Lors de cette même allocution, Gary Gensler a ajouté que les innovations financières à travers l’histoire ne prospèrent pas longtemps en dehors des cadres de politiques publiques. En effet, ont récemment fait surface des facteurs de vigilance en lien avec la hausse de l’inflation qui pourraient inciter les investisseurs à rechercher des rendements plus élevés et, par conséquent, augmenter leur appétence pour le risque. L’achat de crypto-actifs commence généralement via une plateforme d’échange en ligne, à la suite de quoi les actifs peuvent être conservés, échangés contre un autre actif ou transférés en dehors du système d’échange. Si l’absence initiale de réglementation a facilité une croissance et une innovation rapides, des incidents tels que l’effondrement de 40 milliards de dollars de la cryptomonnaie Luna rappellent le niveau de volatilité élevé de ce type d’investissement, de même que le rôle que les plateformes d’échange doivent jouer dans la protection des consommateurs.

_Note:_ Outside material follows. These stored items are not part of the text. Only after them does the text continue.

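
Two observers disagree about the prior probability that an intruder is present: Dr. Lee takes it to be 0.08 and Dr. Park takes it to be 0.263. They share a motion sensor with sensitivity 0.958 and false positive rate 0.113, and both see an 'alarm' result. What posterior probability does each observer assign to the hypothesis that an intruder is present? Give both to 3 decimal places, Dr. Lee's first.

P('+'|H) = 0.958, P('+'|¬H) = 0.113.
Dr. Lee: numerator 0.958·0.08 = 0.076640; evidence = 0.076640+0.113·0.92 = 0.18060; posterior = 0.424.
Dr. Park: numerator 0.958·0.263 = 0.25195; evidence = 0.25195+0.113·0.737 = 0.33524; posterior = 0.752.

Dr. Lee: 0.424; Dr. Park: 0.752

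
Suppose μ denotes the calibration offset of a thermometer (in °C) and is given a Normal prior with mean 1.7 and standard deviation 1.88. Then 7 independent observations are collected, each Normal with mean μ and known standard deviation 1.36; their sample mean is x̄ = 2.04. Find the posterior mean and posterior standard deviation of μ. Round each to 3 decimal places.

Posterior mean ≈ 2.016; posterior SD ≈ 0.496

Prior precision 1/τ₀² = 1/1.88² = 0.282933; data precision n/σ² = 7/1.36² = 3.78460.
Posterior precision = 0.282933 + 3.78460 = 4.06754, giving posterior SD = 1/√4.06754 = 0.496.
Posterior mean = (0.282933·1.7 + 3.78460·2.04) / 4.06754 = 2.016.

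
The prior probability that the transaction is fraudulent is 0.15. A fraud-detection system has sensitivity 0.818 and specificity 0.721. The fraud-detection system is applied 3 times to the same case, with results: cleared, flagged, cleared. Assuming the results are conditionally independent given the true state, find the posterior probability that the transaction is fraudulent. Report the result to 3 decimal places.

With H the event that the transaction is fraudulent, the joint likelihood of the observed sequence is P(data|H) = 0.182·0.818·0.182 = 0.027095 and P(data|¬H) = 0.721·0.279·0.721 = 0.14504.
Bayes: P(H|data) = 0.15·0.027095 / (0.15·0.027095 + 0.85·0.14504) = 0.0040643/0.12734 = 0.0319.

Posterior P(H) ≈ 0.032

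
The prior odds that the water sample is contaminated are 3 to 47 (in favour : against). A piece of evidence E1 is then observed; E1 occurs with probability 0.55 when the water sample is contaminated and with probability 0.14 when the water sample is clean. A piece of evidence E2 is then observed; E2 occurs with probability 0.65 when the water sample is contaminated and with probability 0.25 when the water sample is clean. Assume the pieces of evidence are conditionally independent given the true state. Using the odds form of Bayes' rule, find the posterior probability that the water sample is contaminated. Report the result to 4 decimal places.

Prior odds = 3/47 = 0.063830. In log-odds, ln(0.063830) = -2.7515.
Add log likelihood ratios: ln(3.9286) + ln(2.6000) = 2.3238.
Posterior log-odds = -0.42775, so posterior odds = exp(-0.42775) = 0.65198. Converting, P(H|E) = 0.65198/1.6520 = 0.3947.

Posterior probability ≈ 0.3947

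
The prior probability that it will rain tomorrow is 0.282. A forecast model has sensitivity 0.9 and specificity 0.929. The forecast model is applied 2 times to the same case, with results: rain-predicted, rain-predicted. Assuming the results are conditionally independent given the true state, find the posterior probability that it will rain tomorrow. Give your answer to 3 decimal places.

Posterior P(H) ≈ 0.984

Let H be the event that it will rain tomorrow; start with P(H) = 0.282. P('rain-predicted'|H) = 0.9, P('rain-predicted'|¬H) = 0.071.
Update on result 1 ('rain-predicted'): P(H) ← 0.9·0.2820 / (0.9·0.2820 + 0.071·0.7180) = 0.25380/0.30478 = 0.8327.
Update on result 2 ('rain-predicted'): P(H) ← 0.9·0.8327 / (0.9·0.8327 + 0.071·0.1673) = 0.74946/0.76134 = 0.9844.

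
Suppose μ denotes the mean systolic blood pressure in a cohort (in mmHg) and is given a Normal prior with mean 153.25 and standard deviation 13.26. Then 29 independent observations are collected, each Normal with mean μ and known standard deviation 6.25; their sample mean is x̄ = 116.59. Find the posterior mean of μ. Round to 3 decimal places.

Posterior mean ≈ 116.869

Prior precision 1/τ₀² = 1/13.26² = 0.00568739; data precision n/σ² = 29/6.25² = 0.742400.
Posterior precision = 0.00568739 + 0.742400 = 0.748087.
Posterior mean = (0.00568739·153.25 + 0.742400·116.59) / 0.748087 = 116.869.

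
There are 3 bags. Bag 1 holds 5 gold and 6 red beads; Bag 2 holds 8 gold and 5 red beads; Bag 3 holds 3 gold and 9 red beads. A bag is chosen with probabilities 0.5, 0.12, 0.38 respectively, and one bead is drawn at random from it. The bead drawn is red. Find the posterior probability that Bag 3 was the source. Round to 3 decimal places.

Posterior probability ≈ 0.472

P(red|Bag 1) = 0.5455; P(red|Bag 2) = 0.3846; P(red|Bag 3) = 0.75.
Prior × likelihood for each source: 0.5·0.5455=0.2727, 0.12·0.3846=0.04615, 0.38·0.75=0.2850. Summing gives P(red) = 0.60388.
P(Bag 3 | red) = 0.2850 / 0.60388 = 0.472.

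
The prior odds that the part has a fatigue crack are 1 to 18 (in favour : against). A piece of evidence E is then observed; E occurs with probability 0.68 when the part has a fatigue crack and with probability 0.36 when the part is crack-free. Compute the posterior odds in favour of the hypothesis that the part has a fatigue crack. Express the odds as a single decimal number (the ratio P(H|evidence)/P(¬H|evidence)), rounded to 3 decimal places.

Posterior odds ≈ 0.105

Prior odds = 1/18 = 0.055556.
Likelihood ratio for E = 0.68/0.36 = 1.8889.
Posterior odds = prior odds × LR = 0.10494.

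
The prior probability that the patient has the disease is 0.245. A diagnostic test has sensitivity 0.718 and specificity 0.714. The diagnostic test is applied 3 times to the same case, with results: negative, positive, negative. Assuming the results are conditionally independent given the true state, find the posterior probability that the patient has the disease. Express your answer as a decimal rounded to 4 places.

Posterior P(H) ≈ 0.1128

With H the event that the patient has the disease, the joint likelihood of the observed sequence is P(data|H) = 0.282·0.718·0.282 = 0.057098 and P(data|¬H) = 0.714·0.286·0.714 = 0.14580.
Bayes: P(H|data) = 0.245·0.057098 / (0.245·0.057098 + 0.755·0.14580) = 0.013989/0.12407 = 0.1128.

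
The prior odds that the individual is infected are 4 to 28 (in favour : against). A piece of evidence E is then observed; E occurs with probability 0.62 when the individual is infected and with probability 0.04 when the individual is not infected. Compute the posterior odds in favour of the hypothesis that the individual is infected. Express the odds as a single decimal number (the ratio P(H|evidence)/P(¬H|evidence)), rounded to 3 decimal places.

Prior odds = 4/28 = 0.14286. In log-odds, ln(0.14286) = -1.9459.
Add log likelihood ratio: ln(15.500) = 2.7408.
Posterior log-odds = 0.79493, so posterior odds = exp(0.79493) = 2.2143.

Posterior odds ≈ 2.214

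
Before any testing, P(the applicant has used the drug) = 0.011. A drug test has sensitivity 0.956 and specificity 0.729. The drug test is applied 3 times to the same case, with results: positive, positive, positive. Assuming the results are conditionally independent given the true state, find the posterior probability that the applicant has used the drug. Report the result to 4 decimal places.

With H the event that the applicant has used the drug, the joint likelihood of the observed sequence is P(data|H) = 0.956·0.956·0.956 = 0.87372 and P(data|¬H) = 0.271·0.271·0.271 = 0.019903.
Bayes: P(H|data) = 0.011·0.87372 / (0.011·0.87372 + 0.989·0.019903) = 0.0096110/0.029295 = 0.3281.

Posterior P(H) ≈ 0.3281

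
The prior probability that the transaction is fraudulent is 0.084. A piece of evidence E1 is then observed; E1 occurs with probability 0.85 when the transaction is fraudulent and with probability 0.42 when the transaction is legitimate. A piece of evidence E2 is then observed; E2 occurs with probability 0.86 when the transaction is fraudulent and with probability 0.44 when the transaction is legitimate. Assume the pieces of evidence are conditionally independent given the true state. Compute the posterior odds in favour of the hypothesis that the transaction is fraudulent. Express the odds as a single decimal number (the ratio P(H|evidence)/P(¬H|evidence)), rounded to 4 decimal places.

Prior odds = 0.084/(1−0.084) = 0.091703. In log-odds, ln(0.091703) = -2.3892.
Add log likelihood ratios: ln(2.0238) + ln(1.9545) = 1.3751.
Posterior log-odds = -1.0141, so posterior odds = exp(-1.0141) = 0.36274.

Posterior odds ≈ 0.3627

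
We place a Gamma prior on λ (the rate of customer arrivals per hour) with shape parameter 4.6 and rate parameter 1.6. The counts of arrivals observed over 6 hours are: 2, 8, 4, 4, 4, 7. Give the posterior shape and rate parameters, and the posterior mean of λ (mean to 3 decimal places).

The Poisson likelihood adds the total count to the shape and the number of exposure periods to the rate. Here ∑xᵢ = 29 and n = 6, so shape 4.6→33.6 and rate 1.6→7.6.
Posterior mean = shape/rate = 33.6/7.6 = 4.421.

Posterior: Gamma(shape=33.6, rate=7.6); mean ≈ 4.421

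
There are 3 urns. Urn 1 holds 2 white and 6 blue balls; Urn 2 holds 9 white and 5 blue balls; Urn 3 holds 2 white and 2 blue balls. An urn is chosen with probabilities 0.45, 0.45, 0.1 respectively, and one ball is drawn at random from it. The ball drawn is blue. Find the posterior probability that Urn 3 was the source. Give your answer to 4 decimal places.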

Binance, la plus grande de ces plateformes d’échange de crypto-actifs au monde, s’est révélée être un défi pour les régulateurs, l’absence d’un siège fixe signifiant qu’il n’était pas clairement établi au départ qui serait responsable de sa supervision. L’an dernier, la Financial Conduct Authority (FCA) du Royaume-Uni a ainsi rejeté la demande d’agrément de Binance en tant que « société de crypto-actifs », déclarant que, selon elle, elle n’était « pas capable d’être supervisée efficacement ». La démarche de Binance auprès de l’Autorité des marchés financiers (AMF) en France s’est toutefois avérée plus fructueuse, puisque cette dernière a récemment approuvé son agrément pour fournir des services liés aux crypto-actifs. La décision de la France, première grande nation européenne à approuver Binance, pourrait bien être mutuellement bénéfique. Changpeng Zhao, président-directeur général et fondateur de la société, a en effet indiqué qu’il prévoyait d’établir son siège européen à Paris et de lancer une initiative de 115 millions de dollars pour développer l’écosystème des blockchains et des crypto-actifs en France et en Europe.

Malgré cette aubaine, Binance, ainsi que d’autres plateformes d’échange de crypto-actifs cherchant à opérer dans l’Union européenne, auront de nombreux défis réglementaires à relever avec la récente proposition de directive de la Commission européenne sur les marchés des crypto-actifs (MiCA), destinée à soutenir « l’innovation et la concurrence tout en atténuant les risques ». Il s’agit d’une évolution significative dans le paysage réglementaire des crypto-actifs. Tout en offrant les avantages d’une législation européenne harmonisée et de la clarté réglementaire, son champ d’application dépasse de loin le cadre actuel, et même ceux qui fournissent des conseils sur les crypto-actifs sont concernés. A ce titre, sa complexité et son impact doivent faire l’objet d’une attention soutenue de la part des acteurs, dont l’environnement est susceptible de sensiblement évoluer dans les prochains mois.